In fiscal year 2011, federal expenditures for the Supplemental Nutrition Assistance Program (SNAP, formerly known as Food Stamps)—$78 billion—and participation in the program were the highest they have ever been. In an average month that year, about one in seven U.S. residents received SNAP benefits.
In a report issued today, CBO describes the program, its beneficiaries, recent trends in participation and spending, and some possible approaches to changing how it operates. To provide a handy summary of some of the most pertinent information about SNAP, CBO also published an infographic on SNAP.
What Are Some Characteristics of SNAP Beneficiaries?
In 2010, about three out of four SNAP households included a child, a person age 60 or older, or a disabled person. Most people who received SNAP benefits lived in households with very low income, about $8,800 per year on average in that year. The average monthly SNAP benefit per household was $287, or $4.30 per person per day.
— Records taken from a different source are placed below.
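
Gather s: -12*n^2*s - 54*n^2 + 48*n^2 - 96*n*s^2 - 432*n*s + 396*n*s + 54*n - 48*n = -6*n^2 - 96*n*s^2 + 6*n + s*(-12*n^2 - 36*n)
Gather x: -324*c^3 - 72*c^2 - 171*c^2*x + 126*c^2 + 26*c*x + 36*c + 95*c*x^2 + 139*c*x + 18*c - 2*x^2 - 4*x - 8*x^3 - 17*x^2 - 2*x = -324*c^3 + 54*c^2 + 54*c - 8*x^3 + x^2*(95*c - 19) + x*(-171*c^2 + 165*c - 6)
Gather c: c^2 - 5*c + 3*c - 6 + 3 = c^2 - 2*c - 3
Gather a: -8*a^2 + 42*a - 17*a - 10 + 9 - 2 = -8*a^2 + 25*a - 3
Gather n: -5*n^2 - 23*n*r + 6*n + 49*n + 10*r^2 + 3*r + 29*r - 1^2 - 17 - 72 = -5*n^2 + n*(55 - 23*r) + 10*r^2 + 32*r - 90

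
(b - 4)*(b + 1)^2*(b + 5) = b^4 + 3*b^3 - 17*b^2 - 39*b - 20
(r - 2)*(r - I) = r^2 - 2*r - I*r + 2*I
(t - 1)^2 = t^2 - 2*t + 1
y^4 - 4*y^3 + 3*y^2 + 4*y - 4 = (y - 2)^2*(y - 1)*(y + 1)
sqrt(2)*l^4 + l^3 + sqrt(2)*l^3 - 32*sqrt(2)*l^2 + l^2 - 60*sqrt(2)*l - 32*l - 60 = (l - 6)*(l + 2)*(l + 5)*(sqrt(2)*l + 1)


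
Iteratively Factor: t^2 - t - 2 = (t - 2)*(t + 1)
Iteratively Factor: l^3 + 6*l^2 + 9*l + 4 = (l + 4)*(l^2 + 2*l + 1) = (l + 1)*(l + 4)*(l + 1)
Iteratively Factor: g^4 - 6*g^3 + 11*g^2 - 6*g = (g - 3)*(g^3 - 3*g^2 + 2*g) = (g - 3)*(g - 1)*(g^2 - 2*g) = (g - 3)*(g - 2)*(g - 1)*(g)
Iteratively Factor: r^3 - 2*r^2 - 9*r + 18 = (r - 3)*(r^2 + r - 6) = (r - 3)*(r - 2)*(r + 3)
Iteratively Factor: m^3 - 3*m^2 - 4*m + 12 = (m - 3)*(m^2 - 4) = (m - 3)*(m - 2)*(m + 2)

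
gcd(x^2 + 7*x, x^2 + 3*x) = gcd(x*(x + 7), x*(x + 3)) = x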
On average, SNAP benefits boosted gross monthly income by 39 percent for all participating households and by 45 percent for households with children.
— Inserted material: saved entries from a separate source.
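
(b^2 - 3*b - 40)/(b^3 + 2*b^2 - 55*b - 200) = 1/(b + 5)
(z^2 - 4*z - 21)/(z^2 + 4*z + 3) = (z - 7)/(z + 1)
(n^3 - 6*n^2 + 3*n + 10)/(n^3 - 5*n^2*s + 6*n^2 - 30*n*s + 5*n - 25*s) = (-n^2 + 7*n - 10)/(-n^2 + 5*n*s - 5*n + 25*s)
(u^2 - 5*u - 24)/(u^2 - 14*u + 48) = (u + 3)/(u - 6)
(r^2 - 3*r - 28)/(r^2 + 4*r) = (r - 7)/r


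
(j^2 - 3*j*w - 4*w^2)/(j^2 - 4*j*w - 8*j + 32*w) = (j + w)/(j - 8)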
How Did SNAP Participation and Spending Change Over the Past Several Years?
On average, 45 million people received SNAP benefits each month in fiscal year 2011, which represents a 70 percent increase over the roughly 26 million people (or one of every 11) who received benefits in 2007. Outlays for SNAP benefits (not including administrative costs) more than doubled during that period, from about $30 billion to $72 billion.